When the second, of the three days involved in the day framed in the South-South International Encounter initiative, in Granada, Nicaragua. Here my preliminary assessments.
Over the place
Undoubtedly, for those who are not from Nicaragua, the experience of the environment is of high impact. The temperature and sweat to squirt out of the air conditioning is crazy, but the place is simply stunning.
Granada was founded in 1524 by Francisco Hernández de Córdoba. It is the oldest city in Nicaragua and one of the first cities in continental America. Unlike other towns that assert the same thing, the city of Granada was not only the settlement of the conquest, but also a city registered in the official records of the Crown of Aragon and the Kingdom of Castile in Spain.
The conditions of public safety, my respect. The few hours for nocturnal leisure, to suck more than the fingers. Romance for historical and cultural value, as for a very particular poetic article in my Leisure category.
The methodology and day
Very practical and functional as possible. Although more depends on the skill and cunning of the moderator. Interesting about the Open Spaces, in which you can share specific topics with those who join panels; although for the subjects that I have seen I have the impression that they become repetitive with respect to the previous ones.
The form of lectures and forums is balanced, although somewhat tight to the times where there is not enough space for reflection or systematization -understood-. Surely it is complemented with the particular conversations, since the experiences are more than valuable, with participants from Guatemala, Mexico, El Salvador, Nicaragua, Honduras, the Dominican Republic, Costa Rica, Colombia, Peru, Uruguay, Macedonia, the United States and possibly a couple more than I forget now.
The first day wears out in routine presentations and multiple welcome in a country that clearly is protocolary to the presidential arena.
Of the magisterial talks; impeccable and rich in graphic richness the presentation by Diego Erba, «Importance of Cadastral Information in Regularization»; In addition to his good sense of humor, the conclusions he has given at the beginning are inspiring.
Victor Endo has shown the experience on regularization at a global level.
Darío Gómez the Interrelation between Registry and Cadastre
On the first day the thematic axis has been the Regularization approaches, in this second day the Modernization and integration of the Registry and Cadastre and for tomorrow will be the monitoring and evaluation of land administration programs.
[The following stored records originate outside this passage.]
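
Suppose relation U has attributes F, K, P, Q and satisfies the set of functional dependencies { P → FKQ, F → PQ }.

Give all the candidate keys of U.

{F}, {P}

{F}⁺: F→PQ adds P, Q; P→FKQ adds K → {F, K, P, Q}.
{P}⁺: P→FKQ adds F, K, Q → {F, K, P, Q}.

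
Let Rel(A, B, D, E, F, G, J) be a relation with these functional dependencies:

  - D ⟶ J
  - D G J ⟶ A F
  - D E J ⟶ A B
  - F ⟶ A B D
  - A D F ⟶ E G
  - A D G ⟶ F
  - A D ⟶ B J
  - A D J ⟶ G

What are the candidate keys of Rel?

F; AD; DE; DG

{F}⁺: F→ABD adds A, B, D; ADF→EG adds E, G; AD→BJ adds J → {A, B, D, E, F, G, J}.
{A, D}⁺: D→J adds J; AD→BJ adds B; ADJ→G adds G; DGJ→AF adds F; ADF→EG adds E → {A, B, D, E, F, G, J}. Minimal: {D}⁺ = {D, J}; {A}⁺ = {A} — none reach the full schema.
{D, E}⁺: D→J adds J; DEJ→AB adds A, B; ADJ→G adds G; DGJ→AF adds F → {A, B, D, E, F, G, J}. Minimal: {E}⁺ = {E}; {D}⁺ = {D, J} — none reach the full schema.
{D, G}⁺: D→J adds J; DGJ→AF adds A, F; F→ABD adds B; ADF→EG adds E → {A, B, D, E, F, G, J}. Minimal: {G}⁺ = {G}; {D}⁺ = {D, J} — none reach the full schema.
Any other superkey contains one of these as a subset, so there are no further candidate keys.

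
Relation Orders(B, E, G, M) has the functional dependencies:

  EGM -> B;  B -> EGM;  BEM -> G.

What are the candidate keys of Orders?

{B}⁺: B→EGM adds E, G, M → {B, E, G, M}.
{E, G, M}⁺: EGM→B adds B → {B, E, G, M}. Minimal: {G, M}⁺ = {G, M}; {E, M}⁺ = {E, M}; {E, G}⁺ = {E, G} — none reach the full schema.
Any other superkey contains one of these as a subset, so there are no further candidate keys.

B; EGM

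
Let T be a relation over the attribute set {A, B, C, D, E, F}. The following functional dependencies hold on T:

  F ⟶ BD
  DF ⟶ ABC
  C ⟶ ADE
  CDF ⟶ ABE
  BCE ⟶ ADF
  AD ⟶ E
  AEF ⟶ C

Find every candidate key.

{F}⁺: F→BD adds B, D; DF→ABC adds A, C; C→ADE adds E → {A, B, C, D, E, F}.
{B, C}⁺: C→ADE adds A, D, E; BCE→ADF adds F → {A, B, C, D, E, F}.
Any other superkey contains one of these as a subset, so there are no further candidate keys.

(F), (B, C)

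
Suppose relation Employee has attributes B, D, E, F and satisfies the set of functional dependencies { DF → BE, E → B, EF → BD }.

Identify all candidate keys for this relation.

Attribute F never appears on the right-hand side of any dependency, so F must belong to every candidate key.
{F}⁺ = {F}, which is not all of the schema, so we must add further attributes.
{D, F}⁺: DF→BE adds B, E → {B, D, E, F}. Minimal: {F}⁺ = {F}; {D}⁺ = {D} — none reach the full schema.
{E, F}⁺: E→B adds B; EF→BD adds D → {B, D, E, F}. Minimal: {F}⁺ = {F}; {E}⁺ = {B, E} — none reach the full schema.
Any other superkey contains one of these as a subset, so there are no further candidate keys.

(D, F), (E, F)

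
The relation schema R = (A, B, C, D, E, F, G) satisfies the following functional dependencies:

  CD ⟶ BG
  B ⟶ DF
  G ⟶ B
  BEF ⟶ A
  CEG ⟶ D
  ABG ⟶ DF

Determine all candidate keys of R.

Attributes C, E never appear on any right-hand side, so every candidate key must contain {C, E}.
{C, E}⁺ = {C, E}, which is not all of the schema, so we must add further attributes.
{B, C, E}⁺: B→DF adds D, F; BEF→A adds A; CD→BG adds G → {A, B, C, D, E, F, G}.
{C, D, E}⁺: CD→BG adds B, G; B→DF adds F; BEF→A adds A → {A, B, C, D, E, F, G}.
{C, E, G}⁺: G→B adds B; CEG→D adds D; B→DF adds F; BEF→A adds A → {A, B, C, D, E, F, G}.
Any other superkey contains one of these as a subset, so there are no further candidate keys.

(B, C, E), (C, D, E), (C, E, G)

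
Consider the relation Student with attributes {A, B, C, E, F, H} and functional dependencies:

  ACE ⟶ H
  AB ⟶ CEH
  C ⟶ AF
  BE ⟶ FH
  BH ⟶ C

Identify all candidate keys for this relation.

Attribute B never appears on the right-hand side of any dependency, so B must belong to every candidate key.
{B}⁺ = {B}, which is not all of the schema, so we must add further attributes.
{A, B}⁺: AB→CEH adds C, E, H; C→AF adds F → {A, B, C, E, F, H}. Minimal: {B}⁺ = {B}; {A}⁺ = {A} — none reach the full schema.
{B, C}⁺: C→AF adds A, F; AB→CEH adds E, H → {A, B, C, E, F, H}. Minimal: {C}⁺ = {A, C, F}; {B}⁺ = {B} — none reach the full schema.
{B, E}⁺: BE→FH adds F, H; BH→C adds C; C→AF adds A → {A, B, C, E, F, H}. Minimal: {E}⁺ = {E}; {B}⁺ = {B} — none reach the full schema.
{B, H}⁺: BH→C adds C; C→AF adds A, F; AB→CEH adds E → {A, B, C, E, F, H}. Minimal: {H}⁺ = {H}; {B}⁺ = {B} — none reach the full schema.
Any other superkey contains one of these as a subset, so there are no further candidate keys.

{A, B}; {B, C}; {B, E}; {B, H}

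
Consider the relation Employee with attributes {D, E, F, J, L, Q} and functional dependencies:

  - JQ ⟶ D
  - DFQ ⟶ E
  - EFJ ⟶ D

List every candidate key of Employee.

Attributes F, J, L, Q never appear on any right-hand side, so every candidate key must contain {F, J, L, Q}.
{F, J, L, Q}⁺ = {D, E, F, J, L, Q}, which is all of the schema, so {F, J, L, Q} is the only candidate key.

{F, J, L, Q}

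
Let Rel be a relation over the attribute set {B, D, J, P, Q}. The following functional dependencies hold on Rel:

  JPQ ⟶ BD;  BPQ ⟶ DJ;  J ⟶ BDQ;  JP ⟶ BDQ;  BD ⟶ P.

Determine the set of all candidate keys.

{J}; {B, D, Q}; {B, P, Q}

{J}⁺: J→BDQ adds B, D, Q; BD→P adds P → {B, D, J, P, Q}.
{B, D, Q}⁺: BD→P adds P; BPQ→DJ adds J → {B, D, J, P, Q}.
{B, P, Q}⁺: BPQ→DJ adds D, J → {B, D, J, P, Q}.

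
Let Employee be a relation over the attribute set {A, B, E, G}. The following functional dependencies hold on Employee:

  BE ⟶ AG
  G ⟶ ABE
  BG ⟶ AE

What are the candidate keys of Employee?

G, BE

{G}⁺: G→ABE adds A, B, E → {A, B, E, G}.
{B, E}⁺: BE→AG adds A, G → {A, B, E, G}.
Any other superkey contains one of these as a subset, so there are no further candidate keys.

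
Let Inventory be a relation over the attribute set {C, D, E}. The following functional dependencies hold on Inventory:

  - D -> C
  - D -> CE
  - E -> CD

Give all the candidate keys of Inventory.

{D}⁺: D→C adds C; D→CE adds E → {C, D, E}.
{E}⁺: E→CD adds C, D → {C, D, E}.

(D), (E)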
Here will also be presentations as Voluntary Guidelines on Governance in Land Tenure in Latin America, by Javier Molina.
Despite the richness of presentations and exchange, after attending two previous events, I can identify the following aspects that could improve:
- A functional knowledge management is urgently needed. Few have any idea of where the systematization of all shared experiences ends, how to access them, how to replicate them and how to feed back this knowledge; obviously in these contexts the democratization of knowledge is incipient at the level of public institutions.
- There is still jealousy of knowledge. Some of the papers even seem to come to share only the positive experience, and more than one, making visible the particular success of the country, project or even private consultant. Although from the first here you can see improvement in this aspect.
- Wealth of knowledge, poverty in decisions. Even navigation through the branches is detected, in terms of technology, procedures, possible magic recipes and that feeling that what served another may be useful to me "but your case is different". It is still questionable if the problem is really understood at its origin. ALL registration problems in this context are the same, ALL cadastral problems in this context are the same; the variants are accessory, but the problem is the same. Of course, the solution is particular to each country and they have disparate levels of progress, but I do not see a conclusive view on solution principles that are EXACTLY the same and do not involve reinvention of the wheel.
- There is no final scenario model. I see disparate visions of what the final product is. I think there are no conclusive papers, many of which could be taken from the forums at the end of the events. Aspects such as:
-The registration, cadastre and its integration are not ends, they are only means to promote the development and welfare of the end user.
-The most modern technologies are not urgent, the standardization of procedures (even paper) are.
-Registration modernization can be done as a maquila and is relatively easy; The availability of a system and change of culture in the users for the continuous operation is the challenge in which it is necessary to invest.
-The registration-cadastre integration could not occupy change of legislation, even procedural. But there are international trends that must be reconsidered or at least be prepared with aggressiveness, such as: Consolidation towards a standardizing entity as an umbrella, the collection of basic data by local governments, updating by users in exchange of incentives like a discount in the payment of taxes, the integration of international standards for administration of property rights.
For our part, an acknowledgment to the Supreme Court and Attorney's Office of the Republic of Comandante Ortega, for the organization and warmth of the event. To the participants, congratulations for having been selected to arrive here, gratitude for having shared so much knowledge in the different spaces. To the World Bank and FAO, bravo! for promoting this step for the sustainable management of knowledge; but also the challenge for the next steps to avoid the simple formulation of new phases to continue doing more of the same.